Question

I found this ALTER COLUMN statement in the PostgreSQL 9.3 ALTER TABLE manual page:

ALTER TABLE audits
    ALTER COLUMN created_at SET DATA TYPE timestamp with time zone
    USING
        timestamp with time zone 'epoch' + created_at * interval '1 second';

I cannot seem to get this to work. I'm getting this error:

ERROR: operator does not exist: timestamp without time zone * interval
SQL state: 42883
Hint: No operator matches the given name and argument type(s).
You might need to add explicit type casts.

The ALTER TABLE statement looks very straight-foward.

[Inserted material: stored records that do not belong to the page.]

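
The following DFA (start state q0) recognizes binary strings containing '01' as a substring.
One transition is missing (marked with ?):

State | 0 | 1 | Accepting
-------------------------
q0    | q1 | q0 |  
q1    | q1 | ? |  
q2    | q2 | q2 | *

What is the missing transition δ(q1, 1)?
q2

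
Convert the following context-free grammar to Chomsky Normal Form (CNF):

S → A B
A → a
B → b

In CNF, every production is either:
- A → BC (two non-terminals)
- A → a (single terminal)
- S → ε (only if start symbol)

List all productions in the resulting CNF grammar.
The grammar has no ε-productions or unit productions to eliminate.
S → A B is already in CNF (two non-terminals) – keep it.
A → a is already in CNF (single terminal) – keep it.
B → b is already in CNF (single terminal) – keep it.
Resulting CNF grammar (3 productions): A → a; B → b; S → A B

Final answer: A → a; B → b; S → A B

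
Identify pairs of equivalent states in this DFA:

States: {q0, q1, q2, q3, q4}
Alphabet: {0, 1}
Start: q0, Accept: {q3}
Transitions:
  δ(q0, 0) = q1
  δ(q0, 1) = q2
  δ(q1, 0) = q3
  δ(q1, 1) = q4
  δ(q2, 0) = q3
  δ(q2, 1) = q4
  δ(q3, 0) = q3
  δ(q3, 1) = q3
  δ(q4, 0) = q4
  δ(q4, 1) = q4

Using the table-filling algorithm:
Round 0 – mark pairs where exactly one state is accepting: (q0,q3), (q1,q3), (q2,q3), (q3,q4)
Round 1 – newly marked: (q0,q1) [on 0: q1 vs q3, already marked]; (q0,q2) [on 0: q1 vs q3, already marked]; (q1,q4) [on 0: q3 vs q4, already marked]; (q2,q4) [on 0: q3 vs q4, already marked]
Round 2 – newly marked: (q0,q4) [on 0: q1 vs q4, already marked]
No further pairs can be marked.
(q1, q2) unmarked: δ(q1,0)=q3, δ(q2,0)=q3; δ(q1,1)=q4, δ(q2,1)=q4 → equivalent
Equivalent pairs: (q1, q2)

Final answer: Equivalent pairs: (q1, q2)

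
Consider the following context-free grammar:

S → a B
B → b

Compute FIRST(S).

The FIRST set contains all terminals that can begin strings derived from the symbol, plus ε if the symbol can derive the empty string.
S has the single production S → a B, whose right-hand side begins with the terminal a. So FIRST(S) = {a}.

Final answer: {a}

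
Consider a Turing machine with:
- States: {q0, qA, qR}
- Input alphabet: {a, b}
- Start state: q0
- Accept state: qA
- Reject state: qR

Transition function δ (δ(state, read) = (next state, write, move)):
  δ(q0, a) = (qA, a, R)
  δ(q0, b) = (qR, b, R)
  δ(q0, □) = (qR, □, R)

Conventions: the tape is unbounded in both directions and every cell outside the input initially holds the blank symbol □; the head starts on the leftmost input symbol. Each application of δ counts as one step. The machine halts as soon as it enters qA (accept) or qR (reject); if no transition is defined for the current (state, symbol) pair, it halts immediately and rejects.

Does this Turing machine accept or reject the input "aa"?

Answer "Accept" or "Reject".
Step 0: [q0]aa (head at position 0)
Step 1: δ(q0, a) = (qA, a, R)  ⊢  a[qA]a (head at position 1)
The machine is in qA, so it halts and accepts.

Final answer: Accept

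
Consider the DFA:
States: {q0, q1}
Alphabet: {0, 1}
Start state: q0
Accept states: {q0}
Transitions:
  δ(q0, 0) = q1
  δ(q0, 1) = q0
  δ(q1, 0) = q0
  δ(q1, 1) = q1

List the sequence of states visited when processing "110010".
Starting at q0
Read '1': q0 -> q0
Read '1': q0 -> q0
Read '0': q0 -> q1
Read '0': q1 -> q0
Read '1': q0 -> q0
Read '0': q0 -> q1

Final answer: q0 -> q0 -> q0 -> q1 -> q0 -> q0 -> q1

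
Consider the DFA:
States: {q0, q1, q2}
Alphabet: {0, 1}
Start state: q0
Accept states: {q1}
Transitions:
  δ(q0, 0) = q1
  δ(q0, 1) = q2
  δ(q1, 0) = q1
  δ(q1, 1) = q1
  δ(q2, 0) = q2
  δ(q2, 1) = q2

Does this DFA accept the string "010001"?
Processing string "010001":
  q0 --0--> q1
  q1 --1--> q1
  q1 --0--> q1
  q1 --0--> q1
  q1 --0--> q1
  q1 --1--> q1
Final state: q1
Accept states: {q1}
q1 is an accept state, so the string is accepted.

Final answer: Yes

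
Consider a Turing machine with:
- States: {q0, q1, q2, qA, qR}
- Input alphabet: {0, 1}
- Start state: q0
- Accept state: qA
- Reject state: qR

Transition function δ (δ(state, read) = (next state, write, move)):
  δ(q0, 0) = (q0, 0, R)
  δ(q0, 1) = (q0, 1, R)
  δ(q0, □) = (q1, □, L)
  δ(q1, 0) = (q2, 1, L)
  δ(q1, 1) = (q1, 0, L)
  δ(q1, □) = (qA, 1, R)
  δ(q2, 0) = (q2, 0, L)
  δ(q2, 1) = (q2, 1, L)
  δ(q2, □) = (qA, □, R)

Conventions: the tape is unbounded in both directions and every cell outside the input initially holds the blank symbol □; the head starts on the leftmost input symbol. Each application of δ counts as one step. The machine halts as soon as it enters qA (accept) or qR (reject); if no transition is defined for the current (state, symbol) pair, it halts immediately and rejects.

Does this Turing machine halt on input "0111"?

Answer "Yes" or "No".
Step 0: [q0]0111 (head at position 0)
Step 1: δ(q0, 0) = (q0, 0, R)  ⊢  0[q0]111 (head at position 1)
Step 2: δ(q0, 1) = (q0, 1, R)  ⊢  01[q0]11 (head at position 2)
Step 3: δ(q0, 1) = (q0, 1, R)  ⊢  011[q0]1 (head at position 3)
Step 4: δ(q0, 1) = (q0, 1, R)  ⊢  0111[q0]□ (head at position 4)
Step 5: δ(q0, □) = (q1, □, L)  ⊢  011[q1]1□ (head at position 3)
Step 6: δ(q1, 1) = (q1, 0, L)  ⊢  01[q1]10□ (head at position 2)
Step 7: δ(q1, 1) = (q1, 0, L)  ⊢  0[q1]100□ (head at position 1)
Step 8: δ(q1, 1) = (q1, 0, L)  ⊢  [q1]0000□ (head at position 0)
Step 9: δ(q1, 0) = (q2, 1, L)  ⊢  [q2]□1000□ (head at position -1)
Step 10: δ(q2, □) = (qA, □, R)  ⊢  □[qA]1000□ (head at position 0)
The machine is in qA, so it halts and accepts.
It halts after 10 steps.

Final answer: Yes - halts after 10 steps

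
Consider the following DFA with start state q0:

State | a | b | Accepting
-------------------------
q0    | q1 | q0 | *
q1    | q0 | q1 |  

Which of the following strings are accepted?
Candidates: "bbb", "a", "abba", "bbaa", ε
"bbb": q0 → q0 → q0 → q0; q0 is accepting → accepted
"a": q0 → q1; q1 is not accepting → rejected
"abba": q0 → q1 → q1 → q1 → q0; q0 is accepting → accepted
"bbaa": q0 → q0 → q0 → q1 → q0; q0 is accepting → accepted
ε: q0; q0 is accepting → accepted

Final answer: "bbb", "abba", "bbaa", ε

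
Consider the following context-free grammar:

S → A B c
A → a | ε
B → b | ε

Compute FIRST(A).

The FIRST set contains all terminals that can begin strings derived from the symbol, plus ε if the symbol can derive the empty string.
A → a contributes a; A → ε makes A nullable, contributing ε. FIRST(A) = {a, ε}.

Final answer: {a, ε}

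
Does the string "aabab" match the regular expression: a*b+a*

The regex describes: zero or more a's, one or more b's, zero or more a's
No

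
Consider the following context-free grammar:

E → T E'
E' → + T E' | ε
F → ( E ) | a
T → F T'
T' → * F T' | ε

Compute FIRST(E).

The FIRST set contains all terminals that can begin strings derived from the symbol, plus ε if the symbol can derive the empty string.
FIRST(F): F → ( E ) contributes '(' and F → a contributes 'a', so FIRST(F) = {(, a}. F is not nullable.
FIRST(T): T → F T' begins with F, and F is not nullable, so FIRST(T) = FIRST(F) = {(, a}.
FIRST(E): E → T E' begins with T, and T is not nullable, so FIRST(E) = FIRST(T) = {(, a}.

Final answer: {(, a}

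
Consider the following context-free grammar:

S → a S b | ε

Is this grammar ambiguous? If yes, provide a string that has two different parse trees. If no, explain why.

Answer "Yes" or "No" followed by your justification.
At every step exactly one production applies: if the remaining string to generate is non-empty it starts with a and ends with b, forcing S → a S b; if it is empty, S → ε is forced. Hence each string a^n b^n has exactly one derivation (S → a S b applied n times, then S → ε) and one parse tree.

Final answer: No - the grammar is unambiguous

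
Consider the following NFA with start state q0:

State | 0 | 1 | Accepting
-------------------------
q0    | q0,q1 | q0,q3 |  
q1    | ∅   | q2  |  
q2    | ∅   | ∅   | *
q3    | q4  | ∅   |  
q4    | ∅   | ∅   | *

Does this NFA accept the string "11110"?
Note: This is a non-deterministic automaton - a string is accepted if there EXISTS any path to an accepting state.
Track the set of states the NFA could be in: start {q0}
Read '1': {q0} → {q0, q3}
Read '1': {q0, q3} → {q0, q3}
Read '1': {q0, q3} → {q0, q3}
Read '1': {q0, q3} → {q0, q3}
Read '0': {q0, q3} → {q0, q1, q4}
Final set {q0, q1, q4} contains accepting state(s) {q4} → accepted.

Final answer: Yes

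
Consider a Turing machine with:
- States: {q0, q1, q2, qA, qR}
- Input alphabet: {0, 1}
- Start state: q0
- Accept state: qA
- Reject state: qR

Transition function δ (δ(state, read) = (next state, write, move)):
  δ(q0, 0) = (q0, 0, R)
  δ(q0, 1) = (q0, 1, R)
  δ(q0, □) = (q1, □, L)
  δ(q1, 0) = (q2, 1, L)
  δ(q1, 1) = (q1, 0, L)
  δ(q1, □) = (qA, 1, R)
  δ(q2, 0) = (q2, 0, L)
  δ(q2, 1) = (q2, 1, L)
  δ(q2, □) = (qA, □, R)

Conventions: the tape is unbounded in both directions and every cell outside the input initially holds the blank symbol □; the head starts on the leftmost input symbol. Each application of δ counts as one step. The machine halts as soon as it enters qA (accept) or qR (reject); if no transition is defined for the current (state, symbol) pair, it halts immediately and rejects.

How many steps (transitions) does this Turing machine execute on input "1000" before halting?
Step 0: [q0]1000 (head at position 0)
Step 1: δ(q0, 1) = (q0, 1, R)  ⊢  1[q0]000 (head at position 1)
Step 2: δ(q0, 0) = (q0, 0, R)  ⊢  10[q0]00 (head at position 2)
Step 3: δ(q0, 0) = (q0, 0, R)  ⊢  100[q0]0 (head at position 3)
Step 4: δ(q0, 0) = (q0, 0, R)  ⊢  1000[q0]□ (head at position 4)
Step 5: δ(q0, □) = (q1, □, L)  ⊢  100[q1]0□ (head at position 3)
Step 6: δ(q1, 0) = (q2, 1, L)  ⊢  10[q2]01□ (head at position 2)
Step 7: δ(q2, 0) = (q2, 0, L)  ⊢  1[q2]001□ (head at position 1)
Step 8: δ(q2, 0) = (q2, 0, L)  ⊢  [q2]1001□ (head at position 0)
Step 9: δ(q2, 1) = (q2, 1, L)  ⊢  [q2]□1001□ (head at position -1)
Step 10: δ(q2, □) = (qA, □, R)  ⊢  □[qA]1001□ (head at position 0)
The machine is in qA, so it halts and accepts.
Number of transitions executed: 10.

Final answer: 10 steps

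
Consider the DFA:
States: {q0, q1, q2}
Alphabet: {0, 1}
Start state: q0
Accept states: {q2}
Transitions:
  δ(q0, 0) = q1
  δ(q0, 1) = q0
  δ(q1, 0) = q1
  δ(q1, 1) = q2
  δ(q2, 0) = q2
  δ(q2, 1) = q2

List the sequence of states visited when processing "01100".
Starting at q0
Read '0': q0 -> q1
Read '1': q1 -> q2
Read '1': q2 -> q2
Read '0': q2 -> q2
Read '0': q2 -> q2

Final answer: q0 -> q1 -> q2 -> q2 -> q2 -> q2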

But I've tried all kinds of casts and converting column-types, but can not get this to work. What am I missing?

Was it helpful?

Solution

The example in the Postgres manual (as well as the working fiddle by @mvp) transform an integer column (representing a UNIX epoch) to timestamptz.

The error message as well as your title clearly indicate you are trying to convert a timestamp to timestamptz. And this just works automatically, without explicit cast.

ALTER TABLE test ALTER created_at TYPE timestamptz;

-> SQLfiddle.

More about timestamp vs. timestamptz:
Ignoring timezones altogether in Rails and PostgreSQL

timestamp values are always interpreted according to the time zone setting of your session. To assume the time zone UTC for the conversion:

BEGIN;
SET LOCAL timezone='UTC';
ALTER TABLE test ALTER created_at TYPE timestamptz;
COMMIT;

Or use the AT TIME ZONE construct:

ALTER TABLE test ALTER created_at TYPE timestamptz
USING created_at AT TIME ZONE 'UTC';

You can assume any time zone this way.

OTHER TIPS

It works fine for me: SQLFiddle.

I think what you have is your SQL client caching data types. I had this issue with mine until I restarted it, and type was indeed changed fine.